Un impressionnant accident s’est produit ce vendredi 19 décembre à Dommartemont, près de Nancy, où un camion-toupie à béton de 32 tonnes s’est encastré dans la façade d’un pavillon, provoquant une vive émotion dans le voisinage. Aucun blessé n’est à déplorer, mais les dégâts matériels sont importants.
Que s'est-il passé ? Selon les premiers éléments, le poids lourd de type camion-toupie à béton, qui intervenait chemin d'Amance à Dommartemont sur un chantier d'une maison individuelle situé en face du pavillon des victimes, a dévalé la chaussée et a terminé sa course contre la façade de l’habitation. Le conducteur était descendu de sa cabine au moment des faits. Il aurait pourtant "serré le frein à main", assure ses collègues.
« J’étais à la maison lorsque j’ai entendu un bruit effroyable », témoigne la riveraine encore sous le choc. Au moment des faits, elle était seule chez elle avec son chien, elle a ensuite découvert l'imposant poids-lourd de 32 tonnes encastré dans l'entrée de sa maison.
Pas de blessé, mais les dégâts sont importants, la façade a été endommagée, laissant apparaître une imposante fissure. À quelques jours de Noël, la situation est vécue comme un véritable traumatisme par la famille. « Le pire, c’est qu’il aurait pu y avoir des blessés », insiste la propriétaire. Très en colère, elle pointe également du doigt la mairie. « Cela faisait des mois que j’alertais sur les risques liés à ce chantier. Il y a un va-et-vient constant de gros camions, avec des manœuvres compliquées en raison du dénivelé ».

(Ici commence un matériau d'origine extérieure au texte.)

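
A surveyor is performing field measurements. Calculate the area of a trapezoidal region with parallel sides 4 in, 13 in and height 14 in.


Shape: trapezoid
Parallel sides a = 4 in, b = 13 in; Height h = 14 in
Formula: A = (a + b) * h / 2
a + b = 4 + 13 = 17
A = 17 * 14 / 2
A = 238 / 2
A = 119
119 in^2


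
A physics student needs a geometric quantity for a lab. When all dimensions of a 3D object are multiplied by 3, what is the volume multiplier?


Linear scale factor k = 3
Rule: under a linear scaling by k, volumes scale by k^3.
k^3 = 3 * 3 * 3
k^3 = 9 * 3
k^3 = 27
Volume scales by a factor of 27.
27 (dimensionless)


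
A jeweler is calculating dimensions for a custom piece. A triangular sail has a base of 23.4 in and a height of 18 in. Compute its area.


Shape: triangle
Base b = 23.4 in, Height h = 18 in
Formula: A = (1/2) * b * h
A = 0.5 * 23.4 * 18
A = 0.5 * 421.2
A = 210.6
210.6 in^2


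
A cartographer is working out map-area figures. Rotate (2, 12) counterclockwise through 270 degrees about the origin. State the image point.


Transformation: rotation about the origin
Original point: (2, 12)
Rule for 270 deg counterclockwise: (x, y) -> (y, -x)
Apply: (2, 12) -> (12, -2)
(12, -2)


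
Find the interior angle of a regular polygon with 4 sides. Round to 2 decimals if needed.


Shape: regular square (4 sides)
Formula: interior angle = (n - 2) * 180 / n
(n - 2) = 2
(n - 2) * 180 = 360
angle = 360 / 4
angle = 90
90 degrees


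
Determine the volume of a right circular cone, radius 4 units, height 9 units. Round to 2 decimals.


Shape: cone
Radius r = 4 units, Height h = 9 units
Formula: V = (1/3) * pi * r^2 * h
r^2 = 16
pi * r^2 * h = pi * 16 * 9 = 144 * pi
V = 144 * pi / 3
V = 150.8
150.8 units^3


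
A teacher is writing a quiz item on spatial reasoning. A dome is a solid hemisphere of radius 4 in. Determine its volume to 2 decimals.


Shape: hemisphere (half of a sphere)
Radius r = 4 in
Formula: V = (1/2) * (4/3) * pi * r^3 = (2/3) * pi * r^3
r^3 = 64
(2/3) * 64 = 42.666667
V = 42.666667 * pi
V = 134.04
134.04 in^3


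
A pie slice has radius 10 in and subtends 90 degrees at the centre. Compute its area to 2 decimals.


Shape: circular sector
Radius r = 10 in, Angle = 90 degrees
Formula: A = (angle/360) * pi * r^2
r^2 = 100
Fraction of circle = 90/360
A = (90/360) * pi * 100
A = 25 * pi
A = 78.54
78.54 in^2


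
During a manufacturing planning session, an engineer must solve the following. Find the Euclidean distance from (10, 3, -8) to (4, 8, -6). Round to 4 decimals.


3D distance between two points
P1 = (10, 3, -8), P2 = (4, 8, -6)
Formula: d = sqrt((x2-x1)^2 + (y2-y1)^2 + (z2-z1)^2)
dx = 4 - 10 = -6
dy = 8 - 3 = 5
dz = -6 - -8 = 2
dx^2 + dy^2 + dz^2 = 36 + 25 + 4 = 65
d = sqrt(65)
d = 8.0623
8.0623 units


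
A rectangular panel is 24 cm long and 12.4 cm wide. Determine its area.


Shape: rectangle
Length l = 24 cm, Width w = 12.4 cm
Formula: A = l * w
A = 24 * 12.4
A = 297.6
297.6 cm^2


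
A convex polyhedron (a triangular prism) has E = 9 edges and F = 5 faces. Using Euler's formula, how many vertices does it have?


Polyhedron: triangular prism
Euler's formula for convex polyhedra: V - E + F = 2
Given: E = 9 edges and F = 5 faces
Solve for V:
V = 2 + E - F = 2 + 9 - 5 = 6
6 vertices


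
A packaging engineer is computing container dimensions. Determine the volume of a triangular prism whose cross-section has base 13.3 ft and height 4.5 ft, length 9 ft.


Shape: triangular prism
Triangle base = 13.3 ft, triangle height = 4.5 ft, prism length L = 9 ft
Formula: V = (1/2 * b * h_tri) * L
Cross-section area = 0.5 * 13.3 * 4.5 = 29.925
V = 29.925 * 9
V = 269.325
269.325 ft^3


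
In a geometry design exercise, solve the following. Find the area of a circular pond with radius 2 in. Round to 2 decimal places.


Shape: circle
Radius r = 2 in
Formula: A = pi * r^2
r^2 = 2^2 = 4
A = pi * 4
A = 12.57
12.57 in^2


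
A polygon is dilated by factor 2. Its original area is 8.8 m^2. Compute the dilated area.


Linear scale factor k = 2
Original area = 8.8 m^2
Rule: under a linear scaling by k, areas scale by k^2.
k^2 = 2^2 = 4
New area = 8.8 * 4
New area = 35.2
35.2 m^2


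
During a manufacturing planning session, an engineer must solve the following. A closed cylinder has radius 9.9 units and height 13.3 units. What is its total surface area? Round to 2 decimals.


Shape: closed cylinder
Radius r = 9.9 units, Height h = 13.3 units
Formula: SA = 2*pi*r^2 + 2*pi*r*h = 2*pi*r*(r + h)
r + h = 23.2
2 * r * (r + h) = 2 * 9.9 * 23.2 = 459.36
SA = 459.36 * pi
SA = 1443.12
1443.12 units^2


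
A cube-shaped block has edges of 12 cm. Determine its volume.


Shape: cube
Side s = 12 cm
Formula: V = s^3
V = 12 * 12 * 12
V = 144 * 12
V = 1728
1728 cm^3


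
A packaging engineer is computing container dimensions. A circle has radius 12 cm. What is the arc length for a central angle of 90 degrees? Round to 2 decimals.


Shape: circular arc
Radius r = 12 cm, Angle = 90 degrees
Formula: L = (angle/360) * 2 * pi * r
2 * pi * r = 24 * pi
L = (90/360) * 24 * pi
L = 6 * pi
L = 18.85
18.85 cm


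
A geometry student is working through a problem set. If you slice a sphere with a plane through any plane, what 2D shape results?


Solid: sphere
Cutting plane: through any plane
Visualize the intersection of the plane with the solid's surface.
The boundary of the cut region is a circle.
circle


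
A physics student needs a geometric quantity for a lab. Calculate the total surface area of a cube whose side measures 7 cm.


Shape: cube
Side s = 7 cm
A cube has 6 square faces.
Formula: SA = 6 * s^2
s^2 = 49
SA = 6 * 49
SA = 294
294 cm^2


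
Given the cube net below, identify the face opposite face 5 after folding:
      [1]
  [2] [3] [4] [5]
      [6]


Net: cross layout. Take square 3 as the base (bottom).
Fold the four squares in the horizontal row up around 3: 2 -> left, 4 -> right, 5 wraps to the top.
Fold 1 and 6 up from 3: 1 -> back, 6 -> front.
Opposite pairs are therefore: (1, 6), (2, 4), (3, 5).
Face 5 is opposite face 3.
face 3


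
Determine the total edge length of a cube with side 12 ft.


Shape: cube
Side s = 12 ft
A cube has 12 edges, all equal.
Formula: total edge length = 12 * s
Total = 12 * 12
Total = 144
144 ft


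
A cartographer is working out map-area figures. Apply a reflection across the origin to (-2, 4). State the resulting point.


Transformation: reflection
Original point: (-2, 4)
Rule for reflection through the origin: (x, y) -> (-x, -y)
Apply: (-2, 4) -> (2, -4)
(2, -4)


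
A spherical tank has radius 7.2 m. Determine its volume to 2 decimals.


Shape: sphere
Radius r = 7.2 m
Formula: V = (4/3) * pi * r^3
r^3 = 373.248
(4/3) * 373.248 = 497.664
V = 497.664 * pi
V = 1563.46
1563.46 m^3


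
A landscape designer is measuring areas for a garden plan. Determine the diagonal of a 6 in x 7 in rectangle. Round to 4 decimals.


Shape: rectangle (diagonal via Pythagoras)
Sides: 6 in and 7 in
Formula: d = sqrt(l^2 + w^2)
l^2 = 36, w^2 = 49
l^2 + w^2 = 85
d = sqrt(85)
d = 9.2195
9.2195 in


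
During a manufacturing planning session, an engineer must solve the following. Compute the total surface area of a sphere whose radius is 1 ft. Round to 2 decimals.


Shape: sphere
Radius r = 1 ft
Formula: SA = 4 * pi * r^2
r^2 = 1
SA = 4 * pi * 1
SA = 4 * pi
SA = 12.57
12.57 ft^2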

Arrivés peu après l’accident, la fille et le gendre de la riveraine partagent cette inquiétude. « Imaginez si un enfant avait traversé la route à ce moment-là », s’indignent-ils.
Sur le chantier, les travaux à 17h se poursuivaient malgré l’accident. Les ouvriers, casqués, expliquaient ne pas pouvoir interrompre les opérations de dallage, tout en exprimant leur compassion envers la victime.

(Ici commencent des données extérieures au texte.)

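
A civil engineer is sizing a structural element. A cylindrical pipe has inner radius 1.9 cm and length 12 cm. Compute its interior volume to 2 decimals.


Shape: cylinder
Radius r = 1.9 cm, Height h = 12 cm
Formula: V = pi * r^2 * h
r^2 = 3.61
V = pi * 3.61 * 12
V = 43.32 * pi
V = 136.09
136.09 cm^3


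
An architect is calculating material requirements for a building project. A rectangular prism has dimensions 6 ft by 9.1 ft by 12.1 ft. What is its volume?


Shape: rectangular prism
l = 6 ft, w = 9.1 ft, h = 12.1 ft
Formula: V = l * w * h
V = 6 * 9.1 * 12.1
V = 54.6 * 12.1
V = 660.66
660.66 ft^3


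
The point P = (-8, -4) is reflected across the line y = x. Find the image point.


Transformation: reflection
Original point: (-8, -4)
Rule for reflection over y = x: (x, y) -> (y, x)
Apply: (-8, -4) -> (-4, -8)
(-4, -8)


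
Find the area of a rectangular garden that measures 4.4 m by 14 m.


Shape: rectangle
Length l = 4.4 m, Width w = 14 m
Formula: A = l * w
A = 4.4 * 14
A = 61.6
61.6 m^2


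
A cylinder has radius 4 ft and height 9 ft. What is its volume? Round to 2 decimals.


Shape: cylinder
Radius r = 4 ft, Height h = 9 ft
Formula: V = pi * r^2 * h
r^2 = 16
V = pi * 16 * 9
V = 144 * pi
V = 452.39
452.39 ft^3


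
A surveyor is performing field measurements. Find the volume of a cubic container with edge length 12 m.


Shape: cube
Side s = 12 m
Formula: V = s^3
V = 12 * 12 * 12
V = 144 * 12
V = 1728
1728 m^3


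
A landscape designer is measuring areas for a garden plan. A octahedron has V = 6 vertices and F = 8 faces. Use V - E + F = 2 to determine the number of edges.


Polyhedron: octahedron
Euler's formula for convex polyhedra: V - E + F = 2
Given: V = 6 vertices and F = 8 faces
Solve for E:
E = V + F - 2 = 6 + 8 - 2 = 12
12 edges


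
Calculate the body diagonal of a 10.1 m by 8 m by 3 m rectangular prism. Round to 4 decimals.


Shape: rectangular box (space diagonal)
l = 10.1 m, w = 8 m, h = 3 m
Visualize: the diagonal of the base, then a right triangle with that diagonal and the height.
Formula: d = sqrt(l^2 + w^2 + h^2)
l^2 + w^2 + h^2 = 102.01 + 64 + 9 = 175.01
d = sqrt(175.01)
d = 13.2291
13.2291 m


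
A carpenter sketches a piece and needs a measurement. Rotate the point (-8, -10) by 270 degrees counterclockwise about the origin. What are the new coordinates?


Transformation: rotation about the origin
Original point: (-8, -10)
Rule for 270 deg counterclockwise: (x, y) -> (y, -x)
Apply: (-8, -10) -> (-10, 8)
(-10, 8)


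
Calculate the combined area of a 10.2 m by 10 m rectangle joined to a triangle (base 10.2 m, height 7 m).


Composite shape: rectangle + triangle
Rectangle area = 10.2 * 10 = 102
Triangle area = 0.5 * 10.2 * 7 = 35.7
Total = 102 + 35.7
Total = 137.7
137.7 m^2


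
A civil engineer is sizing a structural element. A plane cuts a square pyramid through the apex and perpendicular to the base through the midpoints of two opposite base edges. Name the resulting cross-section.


Solid: square pyramid
Cutting plane: through the apex and perpendicular to the base through the midpoints of two opposite base edges
Visualize the intersection of the plane with the solid's surface.
The boundary of the cut region is a isosceles triangle.
isosceles triangle


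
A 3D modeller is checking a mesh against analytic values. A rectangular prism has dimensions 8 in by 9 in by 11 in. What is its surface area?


Shape: rectangular prism
l = 8 in, w = 9 in, h = 11 in
Formula: SA = 2(lw + lh + wh)
lw = 72, lh = 88, wh = 99
lw + lh + wh = 259
SA = 2 * 259
SA = 518
518 in^2


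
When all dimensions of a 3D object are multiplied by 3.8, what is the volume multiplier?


Linear scale factor k = 3.8
Rule: under a linear scaling by k, volumes scale by k^3.
k^3 = 3.8 * 3.8 * 3.8
k^3 = 14.44 * 3.8
k^3 = 54.872
Volume scales by a factor of 54.872.
54.872 (dimensionless)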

Dans cette zone pavillonnaire, la police municipale de Saint-Max s’est rendue sur place, tout comme les sapeurs-pompiers de la caserne Rives de Meurthe, mobilisés pour une opération de reconnaissance et de sécurisation des lieux.
Alain LIESENFELT, maire de Dommartemont, joint lundi par téléphone
« C’est un accident assez spectaculaire, qui aurait pu avoir des conséquences dramatiques », insiste Alain Lisenfeld, maire de Dommartemont. Le camion-toupie, stationné sur une chaussée en déclivité face au pavillon, reculait pour déposer du béton lorsqu’il a, pour une raison encore indéterminée, dévalé la pente et percuté l’entrée de la maison. « Deux hypothèses sont envisagées : un frein mal enclenché ou un dysfonctionnement lié à la boîte automatique »
L’élu rappelle rappelle le cadre réglementaire sur la circulation dans la commune limitée à 5,5 tonnes, en raison de la configuration des rues et du relief. « Mais dès lors qu’un permis de construire est délivré, il y a une autorisation implicite pour le passage de poids lourds nécessaires au chantier, comme les camions-toupies ou les véhicules de livraison de matériaux. On ne peut pas construire une maison sans ces engins », explique-t-il.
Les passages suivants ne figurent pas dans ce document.